Tonearms: Ripoff?


If you search for tonearm recommendations you'll find an overwhelming amount of praise for $1k and less products. Audiomods and Jelco are the two most mentioned.

The Audiomods is just some guy making Rega-based tonearms in a workshop. Just some guy is putting out tonearms that compete with tonearms that cost many times the price -- from the likes of SME, Clearaudio, VPI, Graham, etc.

So the question is -- are tonearms just a scam? How is it that everyone loves Audiomods and Jelco to death and never talks about / dismisses high end tonearms? Is it because there's no real difference between one of these low-cost tonearms and the high end ones? Is an Audiomods Series V ** really ** the equivalent of a SME V? Some guy in a workshop equals the famed precision of SME? Is that once you have the math and materials worked out all tonearms are essentially the same? Or is it that most owners of record players online are dumpster-diving for vintage gear and simply can't afford to listen to better?

So, what's going on?
madavid0

Showing 6 responses by bdp24

The Audiomods arms were never "Rega-based", unless you consider using that company's good 1-piece tube makes an arm Rega-based. Every other part of the arm is non-Rega, and in the new Audiomods model even the tube is made by designer/machinist/owner Jeff, out of carbon fiber.
A good condition Zeta arm can be had for under a grand. Send it to Johnnie Nilsen at Audio Origami in Glasgow (a Zeta expert) for a rewiring (copper or silver) and checkout (bearings, etc.). A classic!

I sure wish more of the people recording music and manufacturing physical media had the high standards observed by high end audio designers, manufactures, and audiophiles.

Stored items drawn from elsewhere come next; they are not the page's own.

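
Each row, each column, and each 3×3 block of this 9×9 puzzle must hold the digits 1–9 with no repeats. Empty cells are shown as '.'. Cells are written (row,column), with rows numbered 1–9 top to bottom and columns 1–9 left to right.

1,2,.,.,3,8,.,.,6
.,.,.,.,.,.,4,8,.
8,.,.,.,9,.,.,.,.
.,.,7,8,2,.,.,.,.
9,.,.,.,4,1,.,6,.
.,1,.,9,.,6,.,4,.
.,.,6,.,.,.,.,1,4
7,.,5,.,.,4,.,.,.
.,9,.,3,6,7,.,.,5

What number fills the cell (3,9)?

2

(9,8) = 2: row 9 has {3,5,6,7,9}; col 8 has {1,4,6,8}; box has {1,4,5} → only 2 remains.
(9,1) = 4: row 9 has {2,3,5,6,7,9}; col 1 has {1,7,8,9}; box has {5,6,7,9} → only 4 remains.
(9,7) = 8: row 9 has {2,3,4,5,6,7,9}; col 7 has {4}; box has {1,2,4,5} → only 8 remains.
(9,3) = 1: row 9 has {2,3,4,5,6,7,8,9}; col 3 has {5,6,7}; box has {4,5,6,7,9} → only 1 remains.
(4,2) = 4: in row 4, 4 can only go here (every other open cell in that row sees a 4).
(4,1) = 6: in row 4, 6 can only go here (every other open cell in that row sees a 6).
(7,7) = 7: in row 7, 7 can only go here (every other open cell in that row sees a 7).
(7,6) = 9: in row 7, 9 can only go here (every other open cell in that row sees a 9).
(8,4) = 2: in row 8, 2 can only go here (every other open cell in that row sees a 2).
(8,7) = 6: in row 8, 6 can only go here (every other open cell in that row sees a 6).
(7,4) = 5: row 7 has {1,4,6,7,9}; col 4 has {2,3,8,9}; box has {2,3,4,6,7,9} → only 5 remains.
(7,5) = 8: row 7 has {1,4,5,6,7,9}; col 5 has {2,3,4,6,9}; box has {2,3,4,5,6,7,9} → only 8 remains.
(8,5) = 1: row 8 has {2,4,5,6,7}; col 5 has {2,3,4,6,8,9}; box has {2,3,4,5,6,7,8,9} → only 1 remains.
(5,4) = 7: row 5 has {1,4,6,9}; col 4 has {2,3,5,8,9}; box has {1,2,4,6,8,9} → only 7 remains.
(6,5) = 5: row 6 has {1,4,6,9}; col 5 has {1,2,3,4,6,8,9}; box has {1,2,4,6,7,8,9} → only 5 remains.
(7,2) = 3: row 7 has {1,4,5,6,7,8,9}; col 2 has {1,2,4,9}; box has {1,4,5,6,7,9} → only 3 remains.
(8,2) = 8: row 8 has {1,2,4,5,6,7}; col 2 has {1,2,3,4,9}; box has {1,3,4,5,6,7,9} → only 8 remains.
(1,4) = 4: row 1 has {1,2,3,6,8}; col 4 has {2,3,5,7,8,9}; box has {3,8,9} → only 4 remains.
(2,5) = 7: row 2 has {4,8}; col 5 has {1,2,3,4,5,6,8,9}; box has {3,4,8,9} → only 7 remains.
(4,6) = 3: row 4 has {2,4,6,7,8}; col 6 has {1,4,6,7,8,9}; box has {1,2,4,5,6,7,8,9} → only 3 remains.
(5,2) = 5: row 5 has {1,4,6,7,9}; col 2 has {1,2,3,4,8,9}; box has {1,4,6,7,9} → only 5 remains.
(7,1) = 2: row 7 has {1,3,4,5,6,7,8,9}; col 1 has {1,4,6,7,8,9}; box has {1,3,4,5,6,7,8,9} → only 2 remains.
(1,3) = 9: row 1 has {1,2,3,4,6,8}; col 3 has {1,5,6,7}; box has {1,2,8} → only 9 remains.
(1,7) = 5: row 1 has {1,2,3,4,6,8,9}; col 7 has {4,6,7,8}; box has {4,6,8} → only 5 remains.
(1,8) = 7: row 1 has {1,2,3,4,5,6,8,9}; col 8 has {1,2,4,6,8}; box has {4,5,6,8} → only 7 remains.
(2,2) = 6: row 2 has {4,7,8}; col 2 has {1,2,3,4,5,8,9}; box has {1,2,8,9} → only 6 remains.
(2,3) = 3: row 2 has {4,6,7,8}; col 3 has {1,5,6,7,9}; box has {1,2,6,8,9} → only 3 remains.
(2,4) = 1: row 2 has {3,4,6,7,8}; col 4 has {2,3,4,5,7,8,9}; box has {3,4,7,8,9} → only 1 remains.
(3,2) = 7: row 3 has {8,9}; col 2 has {1,2,3,4,5,6,8,9}; box has {1,2,3,6,8,9} → only 7 remains.
(3,3) = 4: row 3 has {7,8,9}; col 3 has {1,3,5,6,7,9}; box has {1,2,3,6,7,8,9} → only 4 remains.
(3,4) = 6: row 3 has {4,7,8,9}; col 4 has {1,2,3,4,5,7,8,9}; box has {1,3,4,7,8,9} → only 6 remains.
(3,8) = 3: row 3 has {4,6,7,8,9}; col 8 has {1,2,4,6,7,8}; box has {4,5,6,7,8} → only 3 remains.
(6,1) = 3: row 6 has {1,4,5,6,9}; col 1 has {1,2,4,6,7,8,9}; box has {1,4,5,6,7,9} → only 3 remains.
(6,7) = 2: row 6 has {1,3,4,5,6,9}; col 7 has {4,5,6,7,8}; box has {4,6} → only 2 remains.
(8,8) = 9: row 8 has {1,2,4,5,6,7,8}; col 8 has {1,2,3,4,6,7,8}; box has {1,2,4,5,6,7,8} → only 9 remains.
(8,9) = 3: row 8 has {1,2,4,5,6,7,8,9}; col 9 has {4,5,6}; box has {1,2,4,5,6,7,8,9} → only 3 remains.
(2,1) = 5: row 2 has {1,3,4,6,7,8}; col 1 has {1,2,3,4,6,7,8,9}; box has {1,2,3,4,6,7,8,9} → only 5 remains.
(2,6) = 2: row 2 has {1,3,4,5,6,7,8}; col 6 has {1,3,4,6,7,8,9}; box has {1,3,4,6,7,8,9} → only 2 remains.
(2,9) = 9: row 2 has {1,2,3,4,5,6,7,8}; col 9 has {3,4,5,6}; box has {3,4,5,6,7,8} → only 9 remains.
(3,6) = 5: row 3 has {3,4,6,7,8,9}; col 6 has {1,2,3,4,6,7,8,9}; box has {1,2,3,4,6,7,8,9} → only 5 remains.
(3,7) = 1: row 3 has {3,4,5,6,7,8,9}; col 7 has {2,4,5,6,7,8}; box has {3,4,5,6,7,8,9} → only 1 remains.
(3,9) = 2: row 3 has {1,3,4,5,6,7,8,9}; col 9 has {3,4,5,6,9}; box has {1,3,4,5,6,7,8,9} → only 2 remains.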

To play the junk that is most recorded music on a high end pickup arm (and any other expensive component) is hard to justify. I long ago learned that the better the system, the worse most recorded music sounds.

Still, it beats the alternative. In some ways, even sonically-mediocre material benefits MUSICALLY from superior equipment, even if not sonically. The price-to-performance ratio evaluation is a personal one, not something that can be answered for you by anyone else. But then, the OP wasn't really looking for an answer to his question, was he? Or even a discussion of the topic. His post was more like a statement, with a question mark tacked onto it's end.

I too read that the Rock’s headshell-end damping reduces sonic differences between arms, but that is an over-statement. Arm tube stiffness, bearing quality, geometric design, dynamic behavior, and other factors remain, and produce resulting audible differences. In a way, the Rock’s lack of resonances actually increases the audible differences between arms. It just makes arms marginal because of their own resonances acceptable.
@cdavids449---Excellent! The Helius Omega is great on the Rock, I've heard that combo in the room of the U.S. distributor of both at a couple of hi-fi shows in S. California. It's beautiful looking too, curvy like a voluptuous woman's figure. Did you get the standard Omega, or the Silver/Ruby?

In the case of the Audiomods arms, the designer/master machinist (he’s not "just some guy making Rega-based tonearms in a workshop". For one thing, his arms are NOT "Rega-based", they are entirely his own design and hand-made manufacture, and quite unlike the Regas. Yes, he buys the arm tube he uses from Rega, but that, and that alone, is the sole commonality between his and their arms) sells directly to the consumer. If he had a dealer network, the price of his arms would automatically be double what they are.

The Jelco’s are made in massive quantities, which allows for economy of scale. The more you make of anything, the less each costs.

And then there is the matter of diminishing returns. After a "certain" level of performance is reached (in all products), further improvements cost more per increment than below that level. Experienced audiophiles are searching for the "sweet spot" in the price/performance ratio continuum. Flush audiophiles are willing and able to pay for increasingly small and expensive improvements; good for them! The rest of us have to find products that reside in our own personally-chosen "sweet spot".